O equilíbrio estende-se igualmente às diferentes divisões do campeonato, onde as diferenças entre os principais protagonistas são curtas. Estratégia, gestão do tráfego, eficácia nas paragens nas boxes e consistência ao longo das corridas têm assumido um papel determinante na definição dos resultados, evidenciando a exigência da competição.
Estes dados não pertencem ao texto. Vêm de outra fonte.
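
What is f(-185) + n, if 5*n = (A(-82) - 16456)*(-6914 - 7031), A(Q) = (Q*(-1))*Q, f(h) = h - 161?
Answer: 64648674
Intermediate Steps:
f(h) = -161 + h
A(Q) = -Q² (A(Q) = (-Q)*Q = -Q²)
n = 64649020 (n = ((-1*(-82)² - 16456)*(-6914 - 7031))/5 = ((-1*6724 - 16456)*(-13945))/5 = ((-6724 - 16456)*(-13945))/5 = (-23180*(-13945))/5 = (⅕)*323245100 = 64649020)
f(-185) + n = (-161 - 185) + 64649020 = -346 + 64649020 = 64648674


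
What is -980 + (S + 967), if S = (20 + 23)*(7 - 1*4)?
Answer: 116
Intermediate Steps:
S = 129 (S = 43*(7 - 4) = 43*3 = 129)
-980 + (S + 967) = -980 + (129 + 967) = -980 + 1096 = 116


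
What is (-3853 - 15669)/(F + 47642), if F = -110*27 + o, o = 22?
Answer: -9761/22347 ≈ -0.43679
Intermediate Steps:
F = -2948 (F = -110*27 + 22 = -2970 + 22 = -2948)
(-3853 - 15669)/(F + 47642) = (-3853 - 15669)/(-2948 + 47642) = -19522/44694 = -19522*1/44694 = -9761/22347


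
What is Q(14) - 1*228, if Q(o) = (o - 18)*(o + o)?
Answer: -340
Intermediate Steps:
Q(o) = 2*o*(-18 + o) (Q(o) = (-18 + o)*(2*o) = 2*o*(-18 + o))
Q(14) - 1*228 = 2*14*(-18 + 14) - 1*228 = 2*14*(-4) - 228 = -112 - 228 = -340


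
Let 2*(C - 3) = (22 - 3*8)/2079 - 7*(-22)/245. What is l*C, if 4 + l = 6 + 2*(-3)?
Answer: -19684/1485 ≈ -13.255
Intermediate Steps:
C = 4921/1485 (C = 3 + ((22 - 3*8)/2079 - 7*(-22)/245)/2 = 3 + ((22 - 24)*(1/2079) + 154*(1/245))/2 = 3 + (-2*1/2079 + 22/35)/2 = 3 + (-2/2079 + 22/35)/2 = 3 + (½)*(932/1485) = 3 + 466/1485 = 4921/1485 ≈ 3.3138)
l = -4 (l = -4 + (6 + 2*(-3)) = -4 + (6 - 6) = -4 + 0 = -4)
l*C = -4*4921/1485 = -19684/1485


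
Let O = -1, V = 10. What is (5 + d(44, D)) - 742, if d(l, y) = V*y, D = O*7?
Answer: -807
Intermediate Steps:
D = -7 (D = -1*7 = -7)
d(l, y) = 10*y
(5 + d(44, D)) - 742 = (5 + 10*(-7)) - 742 = (5 - 70) - 742 = -65 - 742 = -807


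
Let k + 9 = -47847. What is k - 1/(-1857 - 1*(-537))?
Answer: -63169919/1320 ≈ -47856.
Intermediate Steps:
k = -47856 (k = -9 - 47847 = -47856)
k - 1/(-1857 - 1*(-537)) = -47856 - 1/(-1857 - 1*(-537)) = -47856 - 1/(-1857 + 537) = -47856 - 1/(-1320) = -47856 - 1*(-1/1320) = -47856 + 1/1320 = -63169919/1320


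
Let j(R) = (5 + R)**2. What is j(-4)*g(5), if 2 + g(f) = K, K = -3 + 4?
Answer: -1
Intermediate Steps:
K = 1
g(f) = -1 (g(f) = -2 + 1 = -1)
j(-4)*g(5) = (5 - 4)**2*(-1) = 1**2*(-1) = 1*(-1) = -1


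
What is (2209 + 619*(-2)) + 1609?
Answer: 2580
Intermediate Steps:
(2209 + 619*(-2)) + 1609 = (2209 - 1238) + 1609 = 971 + 1609 = 2580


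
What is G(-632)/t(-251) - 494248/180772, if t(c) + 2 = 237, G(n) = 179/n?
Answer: -18359517787/6712064360 ≈ -2.7353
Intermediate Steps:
t(c) = 235 (t(c) = -2 + 237 = 235)
G(-632)/t(-251) - 494248/180772 = (179/(-632))/235 - 494248/180772 = (179*(-1/632))*(1/235) - 494248*1/180772 = -179/632*1/235 - 123562/45193 = -179/148520 - 123562/45193 = -18359517787/6712064360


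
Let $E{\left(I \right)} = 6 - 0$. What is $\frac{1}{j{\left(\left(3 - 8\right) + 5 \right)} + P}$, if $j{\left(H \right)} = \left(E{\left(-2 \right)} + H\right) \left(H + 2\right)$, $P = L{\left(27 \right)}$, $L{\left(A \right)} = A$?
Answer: $\frac{1}{39} \approx 0.025641$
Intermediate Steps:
$E{\left(I \right)} = 6$ ($E{\left(I \right)} = 6 + 0 = 6$)
$P = 27$
$j{\left(H \right)} = \left(2 + H\right) \left(6 + H\right)$ ($j{\left(H \right)} = \left(6 + H\right) \left(H + 2\right) = \left(6 + H\right) \left(2 + H\right) = \left(2 + H\right) \left(6 + H\right)$)
$\frac{1}{j{\left(\left(3 - 8\right) + 5 \right)} + P} = \frac{1}{\left(12 + \left(\left(3 - 8\right) + 5\right)^{2} + 8 \left(\left(3 - 8\right) + 5\right)\right) + 27} = \frac{1}{\left(12 + \left(-5 + 5\right)^{2} + 8 \left(-5 + 5\right)\right) + 27} = \frac{1}{\left(12 + 0^{2} + 8 \cdot 0\right) + 27} = \frac{1}{\left(12 + 0 + 0\right) + 27} = \frac{1}{12 + 27} = \frac{1}{39}$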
Este elevado grau de competitividade faz com que praticamente todas as corridas permaneçam em aberto até aos instantes finais, oferecendo um espectáculo desportivo de elevado nível e tornando imprevisível a luta pelas vitórias e pelos campeonatos.
A próxima etapa do Campeonato de Portugal de Velocidade disputa-se no Circuito de Jerez Ángel Nieto, entre 6 e 8 de Novembro, integrando o programa do Iberian Racing Festival Jerez. A competição regressa assim à pista andaluz para a terceira ronda da temporada, momento em que os campeonatos começam a entrar na sua fase decisiva.